Das norwegische Heer erhält das amphibische Brücken- und Fährensystem M3. Einen entsprechenden Liefervertrag haben die norwegische Beschaffungsbehörde Norwegian Defence Materiel Agency (NDMA) und General Dynamics European Land Systems–Bridge Systems (GDELS) am 28. November unterzeichnet. Damit wird die operationelle Basis für dieses Brückensystem weiter gestärkt. In der nordischen Verteidigungskooperation NORDEFCO haben sich bereits Schweden und Dänemark für die Amphibie M3 entschieden.
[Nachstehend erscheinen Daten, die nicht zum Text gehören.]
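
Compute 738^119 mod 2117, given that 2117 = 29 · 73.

1159

Mod 29: 738 ≡ 13; by Fermat, exponent reduces to 119 mod 28 = 7; 13^7 ≡ 28 (mod 29).
Mod 73: 738 ≡ 8; by Fermat, exponent reduces to 119 mod 72 = 47; 8^47 ≡ 64 (mod 73).
Combine by CRT: x ≡ 28 (mod 29), x ≡ 64 (mod 73) ⇒ x ≡ 1159 (mod 2117).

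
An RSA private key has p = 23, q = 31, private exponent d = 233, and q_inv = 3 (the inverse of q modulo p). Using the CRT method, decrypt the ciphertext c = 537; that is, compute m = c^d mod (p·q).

386

d_p = d mod (p−1) = 233 mod 22 = 13; d_q = d mod (q−1) = 23.
m₁ = c^(d_p) mod p: c ≡ 8 (mod 23), and 8^13 mod 23 = 18.
m₂ = c^(d_q) mod q: c ≡ 10 (mod 31), and 10^23 mod 31 = 14.
h = q_inv·(m₁ − m₂) mod p = 3·(18 − 14) mod 23 = 12.
m = m₂ + h·q = 14 + 12·31 = 386.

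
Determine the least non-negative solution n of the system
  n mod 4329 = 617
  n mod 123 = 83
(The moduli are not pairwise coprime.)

gcd(4329, 123) = 3 and 3 | (83 − 617), so the pair is consistent; merging gives n ≡ 126158 (mod 177489), where 177489 = lcm(4329, 123).
The solution is unique modulo lcm(4329, 123) = 177489.

126158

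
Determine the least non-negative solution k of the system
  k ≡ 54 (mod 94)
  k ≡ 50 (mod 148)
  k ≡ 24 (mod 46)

78638

gcd(94, 148) = 2 and 2 | (50 − 54), so the pair is consistent; merging gives k ≡ 2122 (mod 6956), where 6956 = lcm(94, 148).
gcd(6956, 46) = 2 and 2 | (24 − 2122), so the pair is consistent; merging gives k ≡ 78638 (mod 159988), where 159988 = lcm(6956, 46).
The solution is unique modulo lcm(94, 148, 46) = 159988.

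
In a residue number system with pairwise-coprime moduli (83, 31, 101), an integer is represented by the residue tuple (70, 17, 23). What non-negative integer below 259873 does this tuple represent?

The moduli are pairwise coprime; N = 83·31·101 = 259873.
N/83 = 3131; 3131 ≡ 60 (mod 83); 60·18 ≡ 1, so inverse 18.
N/31 = 8383; 8383 ≡ 13 (mod 31); 13·12 ≡ 1, so inverse 12.
N/101 = 2573; 2573 ≡ 48 (mod 101); 48·40 ≡ 1, so inverse 40.
x ≡ 70·3131·18 + 17·8383·12 + 23·2573·40 = 8022352.
8022352 mod 259873 = 226162.

226162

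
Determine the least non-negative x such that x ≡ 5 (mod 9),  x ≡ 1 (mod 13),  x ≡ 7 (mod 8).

The moduli are pairwise coprime; N = 9·13·8 = 936.
N/9 = 104; 104 ≡ 5 (mod 9); 5·2 ≡ 1, so inverse 2.
N/13 = 72; 72 ≡ 7 (mod 13); 7·2 ≡ 1, so inverse 2.
N/8 = 117; 117 ≡ 5 (mod 8); 5·5 ≡ 1, so inverse 5.
x ≡ 5·104·2 + 1·72·2 + 7·117·5 = 5279.
5279 mod 936 = 599.

599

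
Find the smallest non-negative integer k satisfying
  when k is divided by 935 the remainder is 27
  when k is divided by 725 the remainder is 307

91657

gcd(935, 725) = 5 and 5 | (307 − 27), so the pair is consistent; merging gives k ≡ 91657 (mod 135575), where 135575 = lcm(935, 725).
The solution is unique modulo lcm(935, 725) = 135575.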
M3-Nutzer in der NATO und in Asien
Deutschland und Großbritannien nutzen die M3 seit Jahren in einem gemeinsamen Bataillon. Am 30. Oktober hat die OCCAR für die beiden Länder mit GDELS einen Entwicklungs- und Herstellungsvertrag für M3 EVO, die als Schwimmschnellbrücke 2 ab 2029 eingeführt werden soll. Der sechste M3-Nutzer in der NATO ist seit 2021 Lettland. Weitere Betreiber sind Südkorea, Indonesien und Singapur.
Nach Angabe von GDELS hat sich die Amphibie M3 als das schnellste und flexibelste Übersetzmittel am Markt etabliert und auch seine Eignung für den nordeuropäischen Einsatzraum bereits unter Beweis gestellt.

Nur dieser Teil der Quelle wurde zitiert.